Tuesday, June 16, 2015

Bakers Dozen


Baking.... mmmm... warm cookies... chocolate.... mmmmmmmmmm..........

No, what I mean by Bakers dozen is that I have been on my New Direction Diet now for 13 days. 13 days of shakes and pudding and something called vegetarian sloppy joe, which I am pretty sure just shouldn't exist at all, cause really - what tortured person thought of such a thing? Vegetarian sloppy joe, please.

A couple of observations:

1. I feel much steader now in my daily energy - I just am. I have my morning caffeine cycle where I am crazed to do stuff, and then just down into a happy little homeostasis. I don't have that mad high and crash after my meals or sugar... just Eddy. Sitting here. Being. It's kind of nice.

2. Hunger is different. It isn't just thinking: "Oh, man, I could go for _______!" and then scrounging thru the kitchen to find the thing to satisfy the craving. It is a deep down viceral reaction. I sat, on Wednesday evening last week, in Sea-Tac Airport. My flight didn't leave until 8pm. I Had front loaded my day, and drank my last shake at 4pm. Usually around 3 hours after my last shake I start to notice I'm getting hungry -- so there I am, sitting, waiting for my plane. The gate, as it happens, is directly across from the food court. Food courts aren't usually my thing, but this was a nice one, with a sports bar, and some uppity Seattle foodie stuff... and people everywhere we eating. You know when you're pregnant it seems like everyone is pregnant? Well, when you are dieting, everyone is eating. And the smells..... OMG, I wanted to die. My stomach was rumbling and my nose was going and I pretty much wanted to cry.

But I didn't.

After I got on the airplane, 1 hour in, food service came around. Figures I went and picked the one airline that actually has hot food for purchase. Some guy in my aisle ordered a pulled pork BBQ sandwich. I looked at the meal options. I really was going to get something. I couldn't stand it anymore.

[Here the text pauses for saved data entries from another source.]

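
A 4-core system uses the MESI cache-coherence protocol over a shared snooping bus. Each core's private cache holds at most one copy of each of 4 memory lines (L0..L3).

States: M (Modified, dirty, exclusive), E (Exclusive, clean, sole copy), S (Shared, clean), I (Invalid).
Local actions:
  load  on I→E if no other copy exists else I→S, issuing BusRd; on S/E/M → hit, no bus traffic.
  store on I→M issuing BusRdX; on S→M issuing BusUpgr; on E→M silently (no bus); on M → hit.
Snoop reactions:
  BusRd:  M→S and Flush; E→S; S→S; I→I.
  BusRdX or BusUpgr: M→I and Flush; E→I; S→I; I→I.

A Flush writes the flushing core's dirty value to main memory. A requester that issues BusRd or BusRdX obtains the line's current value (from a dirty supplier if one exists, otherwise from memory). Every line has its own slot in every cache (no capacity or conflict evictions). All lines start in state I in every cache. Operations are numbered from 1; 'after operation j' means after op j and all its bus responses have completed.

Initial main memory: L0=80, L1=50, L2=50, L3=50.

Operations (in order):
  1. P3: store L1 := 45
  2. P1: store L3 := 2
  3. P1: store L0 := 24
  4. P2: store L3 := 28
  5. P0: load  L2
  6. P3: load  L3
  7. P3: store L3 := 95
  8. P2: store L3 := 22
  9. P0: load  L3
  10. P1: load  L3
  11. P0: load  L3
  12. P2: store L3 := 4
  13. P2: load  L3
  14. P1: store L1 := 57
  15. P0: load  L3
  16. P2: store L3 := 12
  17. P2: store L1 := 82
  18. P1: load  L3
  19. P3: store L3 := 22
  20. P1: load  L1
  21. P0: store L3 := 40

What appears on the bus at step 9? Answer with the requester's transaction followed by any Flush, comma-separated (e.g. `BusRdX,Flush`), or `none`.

step 1: P3: store L1 := 45  ⟶  IIIM  (L1)  txn=BusRdX  M[L1]=50
step 2: P1: store L3 := 2  ⟶  IMII  (L3)  txn=BusRdX  M[L3]=50
step 3: P1: store L0 := 24  ⟶  IMII  (L0)  txn=BusRdX  M[L0]=80
step 4: P2: store L3 := 28  ⟶  IIMI  (L3)  txn=BusRdX+Flush  M[L3]=2
step 5: P0: load  L2  ⟶  EIII  (L2)  txn=BusRd  M[L2]=50
step 6: P3: load  L3  ⟶  IISS  (L3)  txn=BusRd+Flush  M[L3]=28
step 7: P3: store L3 := 95  ⟶  IIIM  (L3)  txn=BusUpgr  M[L3]=28
step 8: P2: store L3 := 22  ⟶  IIMI  (L3)  txn=BusRdX+Flush  M[L3]=95
step 9: P0: load  L3  ⟶  SISI  (L3)  txn=BusRd+Flush  M[L3]=22
step 10: P1: load  L3  ⟶  SSSI  (L3)  txn=BusRd  M[L3]=22
step 11: P0: load  L3  ⟶  SSSI  (L3)  txn=∅  M[L3]=22
step 12: P2: store L3 := 4  ⟶  IIMI  (L3)  txn=BusUpgr  M[L3]=22
step 13: P2: load  L3  ⟶  IIMI  (L3)  txn=∅  M[L3]=22
step 14: P1: store L1 := 57  ⟶  IMII  (L1)  txn=BusRdX+Flush  M[L1]=45
step 15: P0: load  L3  ⟶  SISI  (L3)  txn=BusRd+Flush  M[L3]=4
step 16: P2: store L3 := 12  ⟶  IIMI  (L3)  txn=BusUpgr  M[L3]=4
step 17: P2: store L1 := 82  ⟶  IIMI  (L1)  txn=BusRdX+Flush  M[L1]=57
step 18: P1: load  L3  ⟶  ISSI  (L3)  txn=BusRd+Flush  M[L3]=12
step 19: P3: store L3 := 22  ⟶  IIIM  (L3)  txn=BusRdX  M[L3]=12
step 20: P1: load  L1  ⟶  ISSI  (L1)  txn=BusRd+Flush  M[L1]=82
step 21: P0: store L3 := 40  ⟶  MIII  (L3)  txn=BusRdX+Flush  M[L3]=22

bus = BusRd,Flush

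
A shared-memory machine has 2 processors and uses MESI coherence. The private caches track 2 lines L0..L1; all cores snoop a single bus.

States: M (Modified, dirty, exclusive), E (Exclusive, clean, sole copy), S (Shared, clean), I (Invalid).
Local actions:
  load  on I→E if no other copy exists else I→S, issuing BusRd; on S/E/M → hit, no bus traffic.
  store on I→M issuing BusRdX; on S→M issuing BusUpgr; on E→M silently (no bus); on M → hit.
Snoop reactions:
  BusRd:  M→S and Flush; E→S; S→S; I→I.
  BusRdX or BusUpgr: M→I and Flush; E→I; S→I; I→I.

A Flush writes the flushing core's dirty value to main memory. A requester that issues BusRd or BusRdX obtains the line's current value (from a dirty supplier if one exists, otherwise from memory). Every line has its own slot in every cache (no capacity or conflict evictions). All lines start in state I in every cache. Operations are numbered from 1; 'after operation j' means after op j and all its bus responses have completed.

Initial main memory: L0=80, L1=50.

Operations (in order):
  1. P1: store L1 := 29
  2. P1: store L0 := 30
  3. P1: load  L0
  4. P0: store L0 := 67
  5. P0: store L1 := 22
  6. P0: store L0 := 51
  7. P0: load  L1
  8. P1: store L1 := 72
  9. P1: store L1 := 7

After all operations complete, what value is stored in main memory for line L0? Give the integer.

  op1 P1: store L1 := 29 → I/M on L1; bus BusRdX; mem=50
  op2 P1: store L0 := 30 → I/M on L0; bus BusRdX; mem=80
  op3 P1: load  L0 → I/M on L0; bus (none); mem=80
  op4 P0: store L0 := 67 → M/I on L0; bus BusRdX Flush; mem=30
  op5 P0: store L1 := 22 → M/I on L1; bus BusRdX Flush; mem=29
  op6 P0: store L0 := 51 → M/I on L0; bus (none); mem=30
  op7 P0: load  L1 → M/I on L1; bus (none); mem=29
  op8 P1: store L1 := 72 → I/M on L1; bus BusRdX Flush; mem=22
  op9 P1: store L1 := 7 → I/M on L1; bus (none); mem=22

memory[L0] = 30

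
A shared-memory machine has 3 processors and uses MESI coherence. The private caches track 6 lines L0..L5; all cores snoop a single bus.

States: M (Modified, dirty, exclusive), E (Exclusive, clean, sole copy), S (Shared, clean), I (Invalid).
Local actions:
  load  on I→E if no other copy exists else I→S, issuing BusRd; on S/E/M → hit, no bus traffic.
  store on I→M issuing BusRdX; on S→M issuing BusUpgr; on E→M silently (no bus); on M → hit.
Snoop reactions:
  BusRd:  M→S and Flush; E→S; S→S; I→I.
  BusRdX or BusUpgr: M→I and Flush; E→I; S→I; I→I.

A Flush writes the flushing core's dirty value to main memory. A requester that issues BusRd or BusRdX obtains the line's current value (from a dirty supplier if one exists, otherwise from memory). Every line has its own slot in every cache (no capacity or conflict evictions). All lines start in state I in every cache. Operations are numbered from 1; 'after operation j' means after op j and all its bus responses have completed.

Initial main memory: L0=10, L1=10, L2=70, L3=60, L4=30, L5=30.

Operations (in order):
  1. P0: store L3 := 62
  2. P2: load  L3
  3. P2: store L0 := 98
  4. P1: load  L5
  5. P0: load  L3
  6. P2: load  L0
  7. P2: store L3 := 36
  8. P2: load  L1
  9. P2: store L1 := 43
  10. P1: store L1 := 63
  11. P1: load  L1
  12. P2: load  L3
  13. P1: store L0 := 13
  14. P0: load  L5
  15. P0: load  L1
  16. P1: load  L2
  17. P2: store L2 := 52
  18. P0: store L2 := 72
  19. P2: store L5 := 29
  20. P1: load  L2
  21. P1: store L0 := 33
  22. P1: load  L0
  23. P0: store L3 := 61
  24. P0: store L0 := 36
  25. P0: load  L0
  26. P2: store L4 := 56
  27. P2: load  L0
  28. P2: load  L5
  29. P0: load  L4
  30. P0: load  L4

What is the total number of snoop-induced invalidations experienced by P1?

1. P0: store L3 := 62  bus=[BusRdX]  L3: P0=M P1=I P2=I  mem[L3]=60
2. P2: load  L3  bus=[BusRd,Flush]  L3: P0=S P1=I P2=S  mem[L3]=62
3. P2: store L0 := 98  bus=[BusRdX]  L0: P0=I P1=I P2=M  mem[L0]=10
4. P1: load  L5  bus=[BusRd]  L5: P0=I P1=E P2=I  mem[L5]=30
5. P0: load  L3  bus=[-]  L3: P0=S P1=I P2=S  mem[L3]=62
6. P2: load  L0  bus=[-]  L0: P0=I P1=I P2=M  mem[L0]=10
7. P2: store L3 := 36  bus=[BusUpgr]  L3: P0=I P1=I P2=M  mem[L3]=62
8. P2: load  L1  bus=[BusRd]  L1: P0=I P1=I P2=E  mem[L1]=10
9. P2: store L1 := 43  bus=[-]  L1: P0=I P1=I P2=M  mem[L1]=10
10. P1: store L1 := 63  bus=[BusRdX,Flush]  L1: P0=I P1=M P2=I  mem[L1]=43
11. P1: load  L1  bus=[-]  L1: P0=I P1=M P2=I  mem[L1]=43
12. P2: load  L3  bus=[-]  L3: P0=I P1=I P2=M  mem[L3]=62
13. P1: store L0 := 13  bus=[BusRdX,Flush]  L0: P0=I P1=M P2=I  mem[L0]=98
14. P0: load  L5  bus=[BusRd]  L5: P0=S P1=S P2=I  mem[L5]=30
15. P0: load  L1  bus=[BusRd,Flush]  L1: P0=S P1=S P2=I  mem[L1]=63
16. P1: load  L2  bus=[BusRd]  L2: P0=I P1=E P2=I  mem[L2]=70
17. P2: store L2 := 52  bus=[BusRdX]  L2: P0=I P1=I P2=M  mem[L2]=70
18. P0: store L2 := 72  bus=[BusRdX,Flush]  L2: P0=M P1=I P2=I  mem[L2]=52
19. P2: store L5 := 29  bus=[BusRdX]  L5: P0=I P1=I P2=M  mem[L5]=30
20. P1: load  L2  bus=[BusRd,Flush]  L2: P0=S P1=S P2=I  mem[L2]=72
21. P1: store L0 := 33  bus=[-]  L0: P0=I P1=M P2=I  mem[L0]=98
22. P1: load  L0  bus=[-]  L0: P0=I P1=M P2=I  mem[L0]=98
23. P0: store L3 := 61  bus=[BusRdX,Flush]  L3: P0=M P1=I P2=I  mem[L3]=36
24. P0: store L0 := 36  bus=[BusRdX,Flush]  L0: P0=M P1=I P2=I  mem[L0]=33
25. P0: load  L0  bus=[-]  L0: P0=M P1=I P2=I  mem[L0]=33
26. P2: store L4 := 56  bus=[BusRdX]  L4: P0=I P1=I P2=M  mem[L4]=30
27. P2: load  L0  bus=[BusRd,Flush]  L0: P0=S P1=I P2=S  mem[L0]=36
28. P2: load  L5  bus=[-]  L5: P0=I P1=I P2=M  mem[L5]=30
29. P0: load  L4  bus=[BusRd,Flush]  L4: P0=S P1=I P2=S  mem[L4]=56
30. P0: load  L4  bus=[-]  L4: P0=S P1=I P2=S  mem[L4]=56

invalidations = 3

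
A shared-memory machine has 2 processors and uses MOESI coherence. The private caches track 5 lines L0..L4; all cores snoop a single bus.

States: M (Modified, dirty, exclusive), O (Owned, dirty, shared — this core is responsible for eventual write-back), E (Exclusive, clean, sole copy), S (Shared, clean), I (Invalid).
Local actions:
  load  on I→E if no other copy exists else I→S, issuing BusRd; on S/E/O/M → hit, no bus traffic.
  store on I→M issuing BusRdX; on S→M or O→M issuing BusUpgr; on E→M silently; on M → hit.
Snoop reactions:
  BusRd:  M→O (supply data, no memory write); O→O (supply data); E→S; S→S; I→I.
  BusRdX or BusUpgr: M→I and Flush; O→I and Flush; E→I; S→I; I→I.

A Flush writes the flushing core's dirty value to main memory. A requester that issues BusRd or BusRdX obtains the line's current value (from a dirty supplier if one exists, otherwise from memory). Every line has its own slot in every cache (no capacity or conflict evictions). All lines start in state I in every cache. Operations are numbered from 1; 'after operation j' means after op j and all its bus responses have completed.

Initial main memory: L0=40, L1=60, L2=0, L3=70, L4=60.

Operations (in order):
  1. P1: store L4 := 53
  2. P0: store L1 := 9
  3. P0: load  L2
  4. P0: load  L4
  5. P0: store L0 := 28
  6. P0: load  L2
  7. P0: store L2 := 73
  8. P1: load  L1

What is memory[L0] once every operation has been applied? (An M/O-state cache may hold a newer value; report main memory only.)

memory[L0] = 40

step 1: P1: store L4 := 53  ⟶  IM  (L4)  txn=BusRdX  M[L4]=60
step 2: P0: store L1 := 9  ⟶  MI  (L1)  txn=BusRdX  M[L1]=60
step 3: P0: load  L2  ⟶  EI  (L2)  txn=BusRd  M[L2]=0
step 4: P0: load  L4  ⟶  SO  (L4)  txn=BusRd  M[L4]=60
step 5: P0: store L0 := 28  ⟶  MI  (L0)  txn=BusRdX  M[L0]=40
step 6: P0: load  L2  ⟶  EI  (L2)  txn=∅  M[L2]=0
step 7: P0: store L2 := 73  ⟶  MI  (L2)  txn=∅  M[L2]=0
step 8: P1: load  L1  ⟶  OS  (L1)  txn=BusRd  M[L1]=60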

But I didn't. No peanuts. No diet soda. No pretzels. Nothing. I just shut up that voice my head. Shut up stomach! Shut up.

Got home and went to bed.

3. It gets easier. I can navigate the kitchen now. I can go to a restaurant with the family. I've traveled out of state. I've managed. I'm very aware that when I am feeding the kids, I just want to pop whatever I am plating for them in my mouth. I want to swallow that extra half of pita bread.. ravioli, pasta, ham & cheese, Nutella waffles.... you name it, into my mouth.

But I don't.

With each day that passes, I can deal better. I made a lovely spinach and cheese frittata last night for dinner. My kids stuck up their noses. Hubs ate it, but eggs aren't his favorite. But someday, that will be a healthy meal for me. Someday when I can manage to navigate food again with self control. Someday. Until then, I just follow directions and watch that scale go down.

Weigh in:

Weight lost to date: 15 lbs (in 13 days)
Weight til goal: 43 lbs to go (and then we re-assess. At this goal weight, I will be happily back towards the lower range of where I was in 2011 when I was training for a half marathon)

I'm older now, and maybe more realistic. I want to run again. I'm hoping by the fall. I get this weight off and start off slowly. I may not do another 13.1 but the least I can do is run a 5K or a fun run with my kids. That's a good goal for now.